Um grupo de cerca de 50 pessoas usando máscaras no rosto promoveu um quebra-quebra durante a manifestação na Esplanada, após a PM dispersar parte do protesto com bombas de gás lacrimogêneo e de efeito moral. O grupo destruiu vidraças de pelo menos cinco ministérios. Também foram depredados paradas de ônibus, placas de trânsito, orelhões, holofotes que iluminam os letreiros dos ministérios e  banheiros químicos que haviam sido instalados para a manifestação.

O grupo destruiu persianas e vidraças de pelo menos cinco ministérios, entre eles o da Integração Nacional, o do Trabalho e o da Agricultura. Este último havia sido cercado por tapumes, mas, mesmo assim, teve os vidros quebrados.

Também foram depredados paradas de ônibus, placas de trânsito, orelhões, holofotes que iluminam os letreiros dos ministérios e até banheiros químicos que haviam sido instalados para a manifestação.

Em frente ao Ministério do Planejamento, no Bloco C da Esplanada dos Ministérios, o grupo de manifestantes mascarados ateou fogo em um orelhão e em cerca de 10 bicicletas de uso compartilhado.
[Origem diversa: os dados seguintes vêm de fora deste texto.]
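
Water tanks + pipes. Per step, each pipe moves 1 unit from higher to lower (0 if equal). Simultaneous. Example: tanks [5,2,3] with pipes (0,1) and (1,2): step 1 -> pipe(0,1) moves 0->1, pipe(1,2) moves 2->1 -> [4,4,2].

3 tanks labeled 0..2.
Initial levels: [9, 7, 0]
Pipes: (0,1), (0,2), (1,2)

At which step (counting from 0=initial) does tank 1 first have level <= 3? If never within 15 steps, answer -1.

Answer: -1

Derivation:
Step 1: flows [0->1,0->2,1->2] -> levels [7 7 2]
Step 2: flows [0=1,0->2,1->2] -> levels [6 6 4]
Step 3: flows [0=1,0->2,1->2] -> levels [5 5 6]
Step 4: flows [0=1,2->0,2->1] -> levels [6 6 4]
  -> period-2 cycle (repeats step 2); tank 1 never drops to <=3
Tank 1 never reaches <=3 within 15 steps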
Segundo a Secretaria de Segurança Pública do Distrito Federal, no início da tarde, cerca de 25 mil pessoas participavam da manifestação.

FAZENDA

Do outro lado da Esplanada, um manifestante quebrou a vidraça do comitê de imprensa do Ministério da Fazenda. Os manifestantes corriam para se afastar da área em frente ao Congresso Nacional, onde as forças de segurança jogavam bombas de efeito moral. Ao passar pelo edifício do ministério, um deles atingiu a vidraça com o cabo de uma bandeira.

Mesmo com o vidro quebrado, os manifestantes não conseguiram entrar no prédio, já que há grades de segurança na janela. Na sequência da ação, membros da Força Nacional de Segurança Pública formaram um paredão e permanecem na lateral do prédio.

Os funcionários do Ministério da Fazenda foram obrigados a deixar o prédio.

Representantes das principais centrais sindicais protestam contra as reformas da Previdência e Trabalhista. Eles também pedem a saída do presidente da República, Michel Temer. Em razão do protesto, toda a Esplanada foi fechada para a circulação de carros. Os servidores que vieram trabalhar nesta quarta estacionaram e entraram pelos anexos dos prédios.

STF MANTÉM SESSÃO

O Supremo Tribunal Federal (STF) manteve a sessão de julgamentos nesta tarde mesmo com os conflitos registrados na Esplanada dos Ministérios. Desde o início do dia, o prédio da Corte foi cercado com grades e está sendo monitorado pela Polícia Militar e seguranças particulares.

Devido ao bloqueio, os manifestantes que protestam contra o governo não conseguiram chegar à Praça dos Três Poderes, onde está o prédio do Supremo.

Enquanto os demais servidores que trabalham na Esplanada foram liberados do expediente, devido aos atos de vandalismo que foram registrados, ministros e assessores do STF estão no plenário desde as 14h40.

Durante a leitura de seu voto sobre uma questão tributária, o ministro Marco Aurélio citou o decreto no qual o presidente Michel Temer autoriza o emprego das Forças Armadas para garantir a segurança dos prédios públicos, mas a sessão continuou normalmente, sem comentários dos demais integrantes da Corte.

“Presidente, voto um pouco preocupado com o contexto e eu espero que a notícia não seja verdadeira. O chefe do Poder Executivo teria editado um decreto autorizando o uso das Forças Armadas do Distrito Federal no período de 24 a 31 de maio”, disse Marco Aurélio.

No decreto, publicado em edição extra do Diário Oficial da União, Temer autoriza o emprego das Forças Armadas “para a garantia da Lei e da Ordem no Distrito Federal”.

O decreto estabelece que a área de atuação para o emprego das Forças Armadas será definida pelo Ministério da Defesa e que a medida tem validade de hoje até o dia 31 de maio.